Um bonde para esperança.
Uma chuva caía impiedosa naquela manhã belo-horizontina de Janeiro de 1962. O Rio Arrudas com suas águas que invadiam as ruas do centro. Procurei me abrigar sob a marquise do Prédio da Mesbla, onde cada centímetro era disputado. Preocupava-me a pasta com os papeis da venda de uma casa no bairro Floresta. Naquela hora do dia um comprador em potencial, vindo do interior, me aguardava no local, conforme telegrama. A venda mudaria minha situação difícil naquela cidade.
Mas a chuva cada vez mais rigorosa transbordava por todos os lados e ali, já sentia o perigo da inundação. Mais pessoas chegavam, por ser um ponto próximo da parada dos bondes. Cada um reclamava da necessidade de chegar no horário do trabalho, outros menos ocupados, já se dirigiam para suas visitas à famosa casa de prostituição da Zezé naquele bairro. Vidas se misturavam molhadas sob aquela marquise com desejos e sonhos bem diferenciados.

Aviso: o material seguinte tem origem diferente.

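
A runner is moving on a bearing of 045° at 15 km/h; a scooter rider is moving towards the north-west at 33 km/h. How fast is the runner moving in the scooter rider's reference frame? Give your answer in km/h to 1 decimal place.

Taking east as x and north as y: runner velocity = (10.607, 10.607) km/h; scooter rider velocity = (-23.335, 23.335) km/h.
Velocity of runner relative to scooter rider = (10.607, 10.607) − (-23.335, 23.335) = (33.941, -12.728) km/h.
Magnitude = |(33.941, -12.728)| = 36.249 km/h.

36.2 km/h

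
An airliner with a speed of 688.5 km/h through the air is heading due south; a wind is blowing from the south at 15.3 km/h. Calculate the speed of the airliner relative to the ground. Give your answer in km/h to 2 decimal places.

673.20 km/h

Taking east as x and north as y: velocity relative to the air = (0.000, -688.500) km/h; the air relative to ground = (0.000, 15.300) km/h.
Velocity relative to ground = (0.000, -688.500) + (0.000, 15.300) = (0.000, -673.200) km/h.
Speed = |(0.000, -673.200)| = 673.200 km/h.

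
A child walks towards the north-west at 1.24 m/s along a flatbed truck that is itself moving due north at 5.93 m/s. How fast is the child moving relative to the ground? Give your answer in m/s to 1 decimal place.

Taking east as x and north as y: flatbed truck velocity = (0.000, 5.930) m/s; child velocity relative to flatbed truck = (-0.877, 0.877) m/s.
Velocity relative to ground = (0.000, 5.930) + (-0.877, 0.877) = (-0.877, 6.807) m/s.
Speed = |(-0.877, 6.807)| = 6.863 m/s.

6.9 m/s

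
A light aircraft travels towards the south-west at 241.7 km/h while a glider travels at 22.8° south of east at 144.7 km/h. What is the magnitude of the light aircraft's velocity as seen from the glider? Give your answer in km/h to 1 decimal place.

325.2 km/h

Taking east as x and north as y: light aircraft velocity = (-170.908, -170.908) km/h; glider velocity = (133.394, -56.074) km/h.
Velocity of light aircraft relative to glider = (-170.908, -170.908) − (133.394, -56.074) = (-304.301, -114.834) km/h.
Magnitude = |(-304.301, -114.834)| = 325.248 km/h.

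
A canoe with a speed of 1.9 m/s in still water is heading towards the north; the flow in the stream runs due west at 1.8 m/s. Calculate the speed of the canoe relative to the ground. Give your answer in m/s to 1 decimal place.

2.6 m/s

Taking east as x and north as y: velocity relative to the water = (0.000, 1.900) m/s; the water relative to ground = (-1.800, 0.000) m/s.
Velocity relative to ground = (0.000, 1.900) + (-1.800, 0.000) = (-1.800, 1.900) m/s.
Speed = |(-1.800, 1.900)| = 2.617 m/s.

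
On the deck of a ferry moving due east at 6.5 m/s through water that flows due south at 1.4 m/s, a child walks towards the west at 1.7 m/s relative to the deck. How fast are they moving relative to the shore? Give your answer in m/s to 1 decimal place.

5.0 m/s

In east/north components (m/s): child relative to ferry = (-1.700, 0.000); ferry relative to water = (6.500, 0.000); water relative to ground = (0.000, -1.400).
Sum = (4.800, -1.400) m/s.
Speed = |(4.800, -1.400)| = 5.000 m/s.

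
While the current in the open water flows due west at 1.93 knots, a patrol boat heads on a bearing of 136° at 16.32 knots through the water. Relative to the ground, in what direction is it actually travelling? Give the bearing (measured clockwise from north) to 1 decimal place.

141.3°

Taking east as x and north as y: velocity relative to the water = (11.337, -11.740) knots; the water relative to ground = (-1.930, 0.000) knots.
Velocity relative to ground = (11.337, -11.740) + (-1.930, 0.000) = (9.407, -11.740) knots.
Bearing = atan2(9.41, -11.74) = 141.30° clockwise from north.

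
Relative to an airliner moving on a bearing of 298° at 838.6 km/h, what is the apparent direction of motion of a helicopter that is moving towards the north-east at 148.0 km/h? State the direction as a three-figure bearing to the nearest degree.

109°

Taking east as x and north as y: helicopter velocity = (104.652, 104.652) km/h; airliner velocity = (-740.440, 393.699) km/h.
Velocity of helicopter relative to airliner = (104.652, 104.652) − (-740.440, 393.699) = (845.092, -289.047) km/h.
Bearing = atan2(845.09, -289.05) = 108.88° clockwise from north.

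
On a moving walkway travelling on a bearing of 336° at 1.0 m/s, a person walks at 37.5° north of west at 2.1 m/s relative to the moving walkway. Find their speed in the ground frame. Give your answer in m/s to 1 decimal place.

Taking east as x and north as y: moving walkway velocity = (-0.407, 0.914) m/s; person velocity relative to moving walkway = (-1.666, 1.278) m/s.
Velocity relative to ground = (-0.407, 0.914) + (-1.666, 1.278) = (-2.073, 2.192) m/s.
Speed = |(-2.073, 2.192)| = 3.017 m/s.

3.0 m/s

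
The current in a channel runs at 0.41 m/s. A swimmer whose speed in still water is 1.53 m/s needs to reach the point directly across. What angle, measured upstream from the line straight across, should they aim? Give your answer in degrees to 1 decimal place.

To cancel the current, the upstream component of the swimmer's velocity must equal the flow: 1.53 sin θ = 0.41.
sin θ = 0.41 / 1.53 = 0.2680.
θ = arcsin(0.2680) = 15.544°.

15.5°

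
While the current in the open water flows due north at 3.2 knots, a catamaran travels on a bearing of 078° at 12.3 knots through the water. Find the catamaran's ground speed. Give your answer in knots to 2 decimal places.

13.34 knots

Taking east as x and north as y: velocity relative to the water = (12.031, 2.557) knots; the water relative to ground = (0.000, 3.200) knots.
Velocity relative to ground = (12.031, 2.557) + (0.000, 3.200) = (12.031, 5.757) knots.
Speed = |(12.031, 5.757)| = 13.338 knots.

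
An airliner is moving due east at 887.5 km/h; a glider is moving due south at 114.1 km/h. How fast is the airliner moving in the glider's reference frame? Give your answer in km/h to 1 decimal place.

894.8 km/h

Taking east as x and north as y: airliner velocity = (887.500, 0.000) km/h; glider velocity = (0.000, -114.100) km/h.
Velocity of airliner relative to glider = (887.500, 0.000) − (0.000, -114.100) = (887.500, 114.100) km/h.
Magnitude = |(887.500, 114.100)| = 894.804 km/h.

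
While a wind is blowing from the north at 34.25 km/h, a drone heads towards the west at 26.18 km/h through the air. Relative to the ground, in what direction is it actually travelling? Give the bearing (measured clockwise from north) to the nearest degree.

Taking east as x and north as y: velocity relative to the air = (-26.180, 0.000) km/h; the air relative to ground = (0.000, -34.250) km/h.
Velocity relative to ground = (-26.180, 0.000) + (0.000, -34.250) = (-26.180, -34.250) km/h.
Bearing = atan2(-26.18, -34.25) = 217.39° clockwise from north.

217°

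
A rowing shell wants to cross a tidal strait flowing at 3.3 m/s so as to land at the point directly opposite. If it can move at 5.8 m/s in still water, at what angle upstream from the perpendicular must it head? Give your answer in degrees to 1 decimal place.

34.7°

To cancel the current, the upstream component of the rowing shell's velocity must equal the flow: 5.8 sin θ = 3.3.
sin θ = 3.3 / 5.8 = 0.5690.
θ = arcsin(0.5690) = 34.678°.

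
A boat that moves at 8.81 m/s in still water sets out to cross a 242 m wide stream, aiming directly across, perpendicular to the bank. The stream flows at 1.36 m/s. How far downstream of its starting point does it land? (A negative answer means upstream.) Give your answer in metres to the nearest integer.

37 m

Perpendicular speed = 8.810 m/s; crossing time = 242 / 8.810 = 27.469 s.
Net downstream speed = 1.360 m/s.
Drift = 1.360 × 27.469 = 37.358 m (downstream).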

Quando o bonde surgiu, as pessoas como numa Cruzadas se precipitaram nele com guardas chuvas como armas para "pongar" no bonde. Desarmado do meu, senti impotente e vi o bonde sumir com gente pendurada como roupas em varal. As águas mais próximas do abrigo. Num ímpeto de fúria me atirei na chuva com a pasta enfiada sob o paletó e corri pela chuva, mas não consegui ir além da marquise das Casas Pernambucanas. De lá podia ver o antigo abrigo, com as águas inundando e as pessoas fugindo.
Olhei para o relógio e senti um frio na barriga, pois possivelmente o comprador já teria desistido, pois havia outro imóvel em mente. Ouve-se um barulho vindo antigo abrigo a marquise da Mesbla, desabar sobre algumas pessoas. Uma correria geral, pessoas pisoteadas, corpos caídos na enxurrada. Naquele instante minha fúria e forças foram nas águas e sai calmamente na chuva em direção a minha casa com um pensamento consolador, de que “perdi o bonde e a esperança e volto pálido para casa”, mas com fé renovada de que lá em cima Alguém gosta de mim e me poupou a vida para ainda poder sonhar.
Toninho.
03/06/2012.
Exercicio Nº 1 criar uma historia com base na frase de Drummond:
Perdi o bonde e a esperança, volto pálido para casa.